There is evidence that adherents to the Atkins Diet can reduce their weight and keep it off, provided they stick to the diet.
One widely cited New England Journal of Medicine study from 2003 looked at 63 participants over one year, and found that Atkins Dieters lost weight faster initially, but slower later on. At one year, there was no significant difference between the weight loss of Atkins Dieters and conventional dieters. The authors noted that "adherence was poor and attrition was high in both groups" and called for longer and larger studies. It is worth noting, as the authors do in their Results section, that the Atkins group saw increases in HDL cholesterol (the good kind) and decreases in triglycerides (low triglyceride count is good) over most of the study.
Another study from 2003 in the Journal of Perception and Motor Skills showed that Atkins Dieters "will experience more fatigue, more negative affect, and less positive affect in response to exercise than those individuals who are not restricting carbohydrates."
These studies and a small number of other studies are discussed in a 2009 overview of the Atkin's Diet from the American Academy of Family Physicians. They conclude that the Atkins Diet can be effective, and while there are concerns about safety (most notably the risk of long-term heart disease), they assert that the evidence so far is inconclusive on that point.
The evidence that the diet is effective should not be taken as evidence that the theories behind the Atkins diet are correct, however.

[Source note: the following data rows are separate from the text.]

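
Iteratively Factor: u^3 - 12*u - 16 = (u - 4)*(u^2 + 4*u + 4) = (u - 4)*(u + 2)*(u + 2)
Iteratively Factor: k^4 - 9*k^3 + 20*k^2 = (k)*(k^3 - 9*k^2 + 20*k) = k*(k - 5)*(k^2 - 4*k) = k^2*(k - 5)*(k - 4)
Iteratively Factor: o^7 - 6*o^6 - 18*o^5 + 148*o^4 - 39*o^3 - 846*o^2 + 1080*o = (o - 3)*(o^6 - 3*o^5 - 27*o^4 + 67*o^3 + 162*o^2 - 360*o) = (o - 3)*(o + 4)*(o^5 - 7*o^4 + o^3 + 63*o^2 - 90*o) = o*(o - 3)*(o + 4)*(o^4 - 7*o^3 + o^2 + 63*o - 90) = o*(o - 3)*(o - 2)*(o + 4)*(o^3 - 5*o^2 - 9*o + 45) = o*(o - 5)*(o - 3)*(o - 2)*(o + 4)*(o^2 - 9) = o*(o - 5)*(o - 3)^2*(o - 2)*(o + 4)*(o + 3)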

One researcher opined, in a WebMD article that, "No one has shown, in any studies, that anything magical is going on with Atkins other than calorie restriction. The diet is very prescriptive, very restrictive, and limits half of the foods we normally eat. ... In the end it's not fat, it's not protein, it's not carbs, it's calories. You can lose weight on anything that helps you to eat less, but that doesn't mean it's good for you."
The high attrition and low adherence mentioned in the first study also tends to support the widely held view that highly restrictive diets, like Atkins and many other diets, are difficult to maintain over the long term. Thus, while they may be effective in the short term at reducing weight, standard lifestyle changes like eating a balanced diet and exercising are likely to be superior for life-long weight loss and health.